Last month, we welcomed our newest LSO Member, French horn player Jonathan Maloney. We took the opportunity to ask him a little bit about himself.
When did you first start playing horn, and what made you choose that instrument?
I started playing the horn at primary school thanks to free lessons from Glasgow City Council. I chose the horn as my mum had played it in college and also had a few classmates who were learning. I was never that enthusiastic about playing alone but I remember the first time playing with others – maybe eight or nine kids from my school for an assembly – and it was so much better! It was like a perfect mix of a team sport and a noisy and immersive collective puzzle. All through school I enjoyed it more and more as I played in bigger and better ensembles, and that's continued right up to the LSO!
Do you have any particular horn heroes?
Like lots of horn players, I remember the Dennis Brain Mozart and Britten Serenade recordings being the first I was really obsessed with.
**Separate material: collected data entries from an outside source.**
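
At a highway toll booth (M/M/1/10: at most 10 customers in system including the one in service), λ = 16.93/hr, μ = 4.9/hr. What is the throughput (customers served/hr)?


ρ = 3.4551; P_K = (1−ρ)ρ^10/(1−ρ^11) = 0.710574
λ_eff = λ(1 − P_K) = 16.93·(1 − 0.710574) = 16.93·0.289426 = 4.9000 /hr

Final: 4.9000 /hr


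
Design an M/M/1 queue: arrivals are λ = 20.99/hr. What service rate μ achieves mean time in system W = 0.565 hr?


W = 1/(μ−λ) ⇒ μ − λ = 1/W = 1/0.565 = 1.7699
μ = λ + 1/W = 20.99 + 1.7699 = 22.7599 per hr

Final: 22.7599 /hr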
My teachers and peers at college provided me with motivation and ideas about the kind of playing I wanted to do. Then later, as I was starting my career, I was lucky enough to be playing with the Philharmonia, where sitting down the line from Nigel Black and Katy Woolley on Principal Horn was extremely influential. But, specifically as a low horn player, I am grateful to people like Sarah Willis and my predecessors at the LSO Jonathan Lipton and Tony Halstead who have all done an enormous amount in advancing the low register of the instrument with some of the virtuosic recordings they have put out as soloists and in ensembles.
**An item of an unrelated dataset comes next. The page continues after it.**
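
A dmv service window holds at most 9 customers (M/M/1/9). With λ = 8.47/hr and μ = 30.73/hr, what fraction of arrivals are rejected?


ρ = λ/μ = 8.47/30.73 = 0.2756
P_K = (1−ρ)ρ^K/(1−ρ^(K+1)) = (0.7244·0.000009181)/(1 − 0.000002531)
= 0.000006650/0.999997 = 0.000006650

Final: 0.000006650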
What are you looking forward to the most in the LSO's forthcoming season?
I'm especially looking forward to The Firebird on 24 April with Xian Zhang as it's a favourite piece of mine. And I love a good trombone concerto, so hearing Peter Moore, our Principal Trombone, play a new piece by Dani Howard in the same concert will be great!
Are there any stand-out tour destinations that you're looking forward to?
We've just now finished a joint residency with the Music Academy of the West in Santa Barbara, California, which was fun to do both as an outreach programme and as a fantastic place to tour thanks to the brilliant food and weather! I'm also looking forward to going to Japan and Korea in the autumn, where we'll be playing Bruckner Symphony No 7, a favourite piece of mine (and perhaps an opportunity to tussle with the Wagner tuba, our infamous doubling instrument!)
What are your thoughts on the last two years and how Covid-19 has affected musicians?
The pandemic has been such a challenge for the industry and the people that work within it and unfortunately so many have been let down by the systems we currently have in place – freelance musicians were of course amongst those worst affected. However, as I think it not only reaffirmed the passion my colleagues and I have for making music together, but it made people and organisations working in the music and arts pause and examine their roles in people's lives and ask questions like who we make music for and why. I hope that as things return to something like normality, we continue to ask these questions and act on the answers we find.
Is there anything else we should know about you?
Outside of music I am currently working on Sichuanese cooking and figuring out whether I can overcome an allergy in order to house a cat!